Mike Bessell, Senior Estates Manager at SA1 Swansea Waterfront

“I came to UWTSD to set up the architecture course, so I was aware of the requirements for a reception desk at the very start. However, the opportunity to try something new and collaborate with other colleagues in the University, and to work with Tyra and the potential of using recycled glass, was too enticing.”

Ian Standen, Architecture

From left: Dr Juan Ferriz-Papi, Dr Greg Owen, Allan Nantel, Lara Hopkinson, Ian Standen, and Dr Tyra Oseng-Rees

From left: Dr Juan Ferriz-Papi, Dr Greg Owen, Allan Nantel, Lara Hopkinson, Ian Standen, and Dr Tyra Oseng-Rees

“I got involved when I was a student at UWTSD. I was in my third year and Tyra came in and introduced her work with recycled glass material.
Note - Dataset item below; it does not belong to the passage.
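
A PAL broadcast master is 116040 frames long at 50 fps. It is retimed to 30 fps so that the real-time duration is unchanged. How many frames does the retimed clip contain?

Target frames = source frames × (target rate / source rate) = 116040 × (30)/(50) = 116040 × 3/5 = 69624.

69624 frames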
I liked the idea of the sustainability of this material and potentially working on the live project.”

Jana Klerprlikova, Graduate project Glass

“I decided to run with Tyra’s option with fused recycled glass. I am excited about innovation and new ideas in the construction industry and after further research into and discussions with Tyra, I could see benefits of having and using this material and I think it’s something that should be considered and considered further as a building product”

Dave Halley, Graduate Project, Construction Managements

“What I love about this project is that Tyra picked this up and absolutely ran with it. Tyra’s and her team’s design systems thinking meant that they wanted engineers, environmental conservationists, artists and others to work on a project that actually covers 4 schools of the University and two faculties.”

Dr Jane Davidson, Pro Vice-Chancellor, UWTSD

“We found the process of working with Tyra to be a collaboration in the true sense of the word. She and her team became an integrated part of the design team and brought an inspiring, fresh approach to the work.”

Pierre Wassenaar Director, Head of Technology and Innovation, Stride Treglown Architects

Phase 1 of University’s the £350 million development is complete and has created a new home for Yr Athrofa, The Institute of Education, the Faculty of Architecture, Computing and Engineering, the Construction Wales Innovation Centre (CWIC) as well as a new library.

The University’s vision for SA1 Swansea Waterfront is to create a neighborhood with academic activity at its core to attract companies to collocate with the University to exploit knowledge, develop skills, support existing companies and attract new investment into the region.